A number of private universities operating on the basis of a letter of interim authority are now on the spot after Education Cabinet Secretary Fred Matiang’i directed that their activities be audited.
Dr Matiang’i ordered the Commission for University Education (Cue), which regulates higher education, to conduct the investigation as soon as possible, warning that institutions that will be found unsuitable will be deregistered.
He announced a major shake-up at universities, which he said will be painful. It includes a possible reduction in the number of universities operating in the country.
Speaking during the Amref Health Africa’s 31st graduation ceremony in Nairobi on Monday, Dr Matiang’i instructed Cue to enforce the statutory requirements on university education without mercy.

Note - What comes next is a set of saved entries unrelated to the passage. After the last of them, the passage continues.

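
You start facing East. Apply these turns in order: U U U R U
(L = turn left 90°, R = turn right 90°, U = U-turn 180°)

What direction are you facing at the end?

Start: East
  U (U-turn (180°)) -> West
  U (U-turn (180°)) -> East
  U (U-turn (180°)) -> West
  R (right (90° clockwise)) -> North
  U (U-turn (180°)) -> South
Final: South

Answer: Final heading: South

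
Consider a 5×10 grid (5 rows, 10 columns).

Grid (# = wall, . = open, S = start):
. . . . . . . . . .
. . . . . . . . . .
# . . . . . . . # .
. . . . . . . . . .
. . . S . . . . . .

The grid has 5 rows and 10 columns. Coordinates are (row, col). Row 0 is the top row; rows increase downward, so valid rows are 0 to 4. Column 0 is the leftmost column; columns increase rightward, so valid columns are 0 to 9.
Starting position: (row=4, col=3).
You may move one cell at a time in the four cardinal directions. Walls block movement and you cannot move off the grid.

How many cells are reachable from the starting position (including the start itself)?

BFS flood-fill from (row=4, col=3):
  Distance 0: (row=4, col=3)
  Distance 1: (row=3, col=3), (row=4, col=2), (row=4, col=4)
  Distance 2: (row=2, col=3), (row=3, col=2), (row=3, col=4), (row=4, col=1), (row=4, col=5)
  Distance 3: (row=1, col=3), (row=2, col=2), (row=2, col=4), (row=3, col=1), (row=3, col=5), (row=4, col=0), (row=4, col=6)
  Distance 4: (row=0, col=3), (row=1, col=2), (row=1, col=4), (row=2, col=1), (row=2, col=5), (row=3, col=0), (row=3, col=6), (row=4, col=7)
  Distance 5: (row=0, col=2), (row=0, col=4), (row=1, col=1), (row=1, col=5), (row=2, col=6), (row=3, col=7), (row=4, col=8)
  Distance 6: (row=0, col=1), (row=0, col=5), (row=1, col=0), (row=1, col=6), (row=2, col=7), (row=3, col=8), (row=4, col=9)
  Distance 7: (row=0, col=0), (row=0, col=6), (row=1, col=7), (row=3, col=9)
  Distance 8: (row=0, col=7), (row=1, col=8), (row=2, col=9)
  Distance 9: (row=0, col=8), (row=1, col=9)
  Distance 10: (row=0, col=9)
Total reachable: 48 (grid has 48 open cells total)

Answer: Reachable cells: 48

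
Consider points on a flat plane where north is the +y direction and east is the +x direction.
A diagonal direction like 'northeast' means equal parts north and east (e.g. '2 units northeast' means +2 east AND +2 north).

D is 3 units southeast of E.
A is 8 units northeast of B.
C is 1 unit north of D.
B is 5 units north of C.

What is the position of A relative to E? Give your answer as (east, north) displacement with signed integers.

Place E at the origin (east=0, north=0).
  D is 3 units southeast of E: delta (east=+3, north=-3); D at (east=3, north=-3).
  C is 1 unit north of D: delta (east=+0, north=+1); C at (east=3, north=-2).
  B is 5 units north of C: delta (east=+0, north=+5); B at (east=3, north=3).
  A is 8 units northeast of B: delta (east=+8, north=+8); A at (east=11, north=11).
Therefore A relative to E: (east=11, north=11).

Answer: A is at (east=11, north=11) relative to E.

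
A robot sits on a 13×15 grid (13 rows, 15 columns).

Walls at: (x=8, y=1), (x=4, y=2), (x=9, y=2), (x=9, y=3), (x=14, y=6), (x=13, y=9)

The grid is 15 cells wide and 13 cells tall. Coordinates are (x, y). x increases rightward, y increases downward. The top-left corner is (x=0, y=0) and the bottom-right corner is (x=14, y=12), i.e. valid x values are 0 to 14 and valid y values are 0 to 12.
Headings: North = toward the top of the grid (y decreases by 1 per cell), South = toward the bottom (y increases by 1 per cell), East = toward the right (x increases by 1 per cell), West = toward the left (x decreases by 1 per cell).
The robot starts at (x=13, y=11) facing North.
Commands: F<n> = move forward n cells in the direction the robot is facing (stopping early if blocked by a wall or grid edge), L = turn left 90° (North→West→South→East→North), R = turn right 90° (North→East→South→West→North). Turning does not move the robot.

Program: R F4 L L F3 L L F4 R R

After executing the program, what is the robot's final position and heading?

Start: (x=13, y=11), facing North
  R: turn right, now facing East
  F4: move forward 1/4 (blocked), now at (x=14, y=11)
  L: turn left, now facing North
  L: turn left, now facing West
  F3: move forward 3, now at (x=11, y=11)
  L: turn left, now facing South
  L: turn left, now facing East
  F4: move forward 3/4 (blocked), now at (x=14, y=11)
  R: turn right, now facing South
  R: turn right, now facing West
Final: (x=14, y=11), facing West

Answer: Final position: (x=14, y=11), facing West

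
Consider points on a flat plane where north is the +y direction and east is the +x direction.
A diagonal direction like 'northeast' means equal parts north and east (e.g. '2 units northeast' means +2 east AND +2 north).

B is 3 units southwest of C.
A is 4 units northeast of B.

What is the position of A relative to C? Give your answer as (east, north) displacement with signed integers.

Answer: A is at (east=1, north=1) relative to C.

Derivation:
Place C at the origin (east=0, north=0).
  B is 3 units southwest of C: delta (east=-3, north=-3); B at (east=-3, north=-3).
  A is 4 units northeast of B: delta (east=+4, north=+4); A at (east=1, north=1).
Therefore A relative to C: (east=1, north=1).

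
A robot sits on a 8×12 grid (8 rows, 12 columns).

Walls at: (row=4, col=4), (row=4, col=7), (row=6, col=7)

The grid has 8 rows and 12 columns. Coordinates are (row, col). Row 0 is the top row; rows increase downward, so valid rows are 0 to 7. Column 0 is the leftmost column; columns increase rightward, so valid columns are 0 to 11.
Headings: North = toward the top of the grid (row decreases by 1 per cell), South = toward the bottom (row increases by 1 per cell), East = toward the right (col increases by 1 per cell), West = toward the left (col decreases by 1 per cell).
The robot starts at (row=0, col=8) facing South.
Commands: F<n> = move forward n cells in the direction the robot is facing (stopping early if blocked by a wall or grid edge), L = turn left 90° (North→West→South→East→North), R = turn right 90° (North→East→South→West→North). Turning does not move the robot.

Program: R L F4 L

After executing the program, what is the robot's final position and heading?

Answer: Final position: (row=4, col=8), facing East

Derivation:
Start: (row=0, col=8), facing South
  R: turn right, now facing West
  L: turn left, now facing South
  F4: move forward 4, now at (row=4, col=8)
  L: turn left, now facing East
Final: (row=4, col=8), facing East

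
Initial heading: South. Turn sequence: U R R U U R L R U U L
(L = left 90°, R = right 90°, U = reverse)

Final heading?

Start: South
  U (U-turn (180°)) -> North
  R (right (90° clockwise)) -> East
  R (right (90° clockwise)) -> South
  U (U-turn (180°)) -> North
  U (U-turn (180°)) -> South
  R (right (90° clockwise)) -> West
  L (left (90° counter-clockwise)) -> South
  R (right (90° clockwise)) -> West
  U (U-turn (180°)) -> East
  U (U-turn (180°)) -> West
  L (left (90° counter-clockwise)) -> South
Final: South

Answer: Final heading: South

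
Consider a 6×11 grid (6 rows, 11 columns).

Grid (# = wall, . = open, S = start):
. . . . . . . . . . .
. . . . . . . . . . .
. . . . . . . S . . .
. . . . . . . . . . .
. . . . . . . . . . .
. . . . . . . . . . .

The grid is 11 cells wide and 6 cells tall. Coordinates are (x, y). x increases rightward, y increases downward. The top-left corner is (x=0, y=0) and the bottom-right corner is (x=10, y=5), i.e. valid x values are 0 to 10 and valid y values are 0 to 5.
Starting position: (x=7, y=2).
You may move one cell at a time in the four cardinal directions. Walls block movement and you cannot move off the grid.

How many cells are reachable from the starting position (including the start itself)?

BFS flood-fill from (x=7, y=2):
  Distance 0: (x=7, y=2)
  Distance 1: (x=7, y=1), (x=6, y=2), (x=8, y=2), (x=7, y=3)
  Distance 2: (x=7, y=0), (x=6, y=1), (x=8, y=1), (x=5, y=2), (x=9, y=2), (x=6, y=3), (x=8, y=3), (x=7, y=4)
  Distance 3: (x=6, y=0), (x=8, y=0), (x=5, y=1), (x=9, y=1), (x=4, y=2), (x=10, y=2), (x=5, y=3), (x=9, y=3), (x=6, y=4), (x=8, y=4), (x=7, y=5)
  Distance 4: (x=5, y=0), (x=9, y=0), (x=4, y=1), (x=10, y=1), (x=3, y=2), (x=4, y=3), (x=10, y=3), (x=5, y=4), (x=9, y=4), (x=6, y=5), (x=8, y=5)
  Distance 5: (x=4, y=0), (x=10, y=0), (x=3, y=1), (x=2, y=2), (x=3, y=3), (x=4, y=4), (x=10, y=4), (x=5, y=5), (x=9, y=5)
  Distance 6: (x=3, y=0), (x=2, y=1), (x=1, y=2), (x=2, y=3), (x=3, y=4), (x=4, y=5), (x=10, y=5)
  Distance 7: (x=2, y=0), (x=1, y=1), (x=0, y=2), (x=1, y=3), (x=2, y=4), (x=3, y=5)
  Distance 8: (x=1, y=0), (x=0, y=1), (x=0, y=3), (x=1, y=4), (x=2, y=5)
  Distance 9: (x=0, y=0), (x=0, y=4), (x=1, y=5)
  Distance 10: (x=0, y=5)
Total reachable: 66 (grid has 66 open cells total)

Answer: Reachable cells: 66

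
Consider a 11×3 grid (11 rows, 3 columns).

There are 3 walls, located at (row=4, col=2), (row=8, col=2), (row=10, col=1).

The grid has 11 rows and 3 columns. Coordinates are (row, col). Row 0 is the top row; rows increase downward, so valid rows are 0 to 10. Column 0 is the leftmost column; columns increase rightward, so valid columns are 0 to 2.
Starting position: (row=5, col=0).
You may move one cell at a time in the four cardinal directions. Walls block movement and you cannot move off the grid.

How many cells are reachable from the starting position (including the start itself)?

Answer: Reachable cells: 30

Derivation:
BFS flood-fill from (row=5, col=0):
  Distance 0: (row=5, col=0)
  Distance 1: (row=4, col=0), (row=5, col=1), (row=6, col=0)
  Distance 2: (row=3, col=0), (row=4, col=1), (row=5, col=2), (row=6, col=1), (row=7, col=0)
  Distance 3: (row=2, col=0), (row=3, col=1), (row=6, col=2), (row=7, col=1), (row=8, col=0)
  Distance 4: (row=1, col=0), (row=2, col=1), (row=3, col=2), (row=7, col=2), (row=8, col=1), (row=9, col=0)
  Distance 5: (row=0, col=0), (row=1, col=1), (row=2, col=2), (row=9, col=1), (row=10, col=0)
  Distance 6: (row=0, col=1), (row=1, col=2), (row=9, col=2)
  Distance 7: (row=0, col=2), (row=10, col=2)
Total reachable: 30 (grid has 30 open cells total)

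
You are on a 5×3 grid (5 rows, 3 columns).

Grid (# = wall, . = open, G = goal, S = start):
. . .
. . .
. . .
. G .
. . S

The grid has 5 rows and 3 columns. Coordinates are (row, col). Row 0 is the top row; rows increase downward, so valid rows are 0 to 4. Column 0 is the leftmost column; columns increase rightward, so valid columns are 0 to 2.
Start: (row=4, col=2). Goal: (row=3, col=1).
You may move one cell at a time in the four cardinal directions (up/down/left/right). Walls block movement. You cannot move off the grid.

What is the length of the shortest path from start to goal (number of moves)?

BFS from (row=4, col=2) until reaching (row=3, col=1):
  Distance 0: (row=4, col=2)
  Distance 1: (row=3, col=2), (row=4, col=1)
  Distance 2: (row=2, col=2), (row=3, col=1), (row=4, col=0)  <- goal reached here
One shortest path (2 moves): (row=4, col=2) -> (row=4, col=1) -> (row=3, col=1)

Answer: Shortest path length: 2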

“It is an exercise I would like completed as soon as possible. Those institutions that have held letters of interim authority beyond the statutory period should be closed,” said the CS.
“You cannot hold a letter of interim authority for eight years, 10 years and you have not justified reasons why you cannot establish universities.”
He added that some of these institutions were the ones selling degrees on the streets.
“We will not accept that and I am asking the university sector to be prepared for a massive shake-up because we have to live up to the standards we have set for ourselves. Our country is respected across the world because of the standards we have set. We have 450 Kenyan academicians and researchers doing serious work in the world,” said the CS.
“We are operating kiosks that we now call universities. The reforms will be painful but we must uphold our standards,” said Dr Matiang’i, warning that universities that have surpassed the stipulated time should be ready to close shop.
He said some of the private universities cannot pay lecturers and fulfil their financial responsibilities, adding that the ministry will not wait to see students waste their money at such institutions.
The institutions with letters of interim authority include Aga Khan University (2002), Kiriri Women’s University of Science and Technology (2002), Gretsa University (2006), Presbyterian University of East Africa (2007), The East African University (2010), Management University of Africa (2011), Pioneer International University (2012), Riara University (2012), Umma University (2013), International Leadership University (2014), Zetech University (2014), Lukenya University (2015), RAF International University (2016) and Amref International University (2017).
He asked more university senates to revoke degrees irregularly awarded to Kenyans, especially politicians.
On the differentiated unit cost, the CS said universities will be funded based on their programmes, adding that there is no reason for one university getting more resources than others.
He said with the reforms, it will be difficult for some private universities to survive and those that will continue to exist will offer their best.
Amref Health Africa also received a letter of interim authority and will now offer degree programmes.
“As you join the other 73 universities in the provision of university education in Kenya, I call on you to safeguard quality,” said Dr Matiang’i.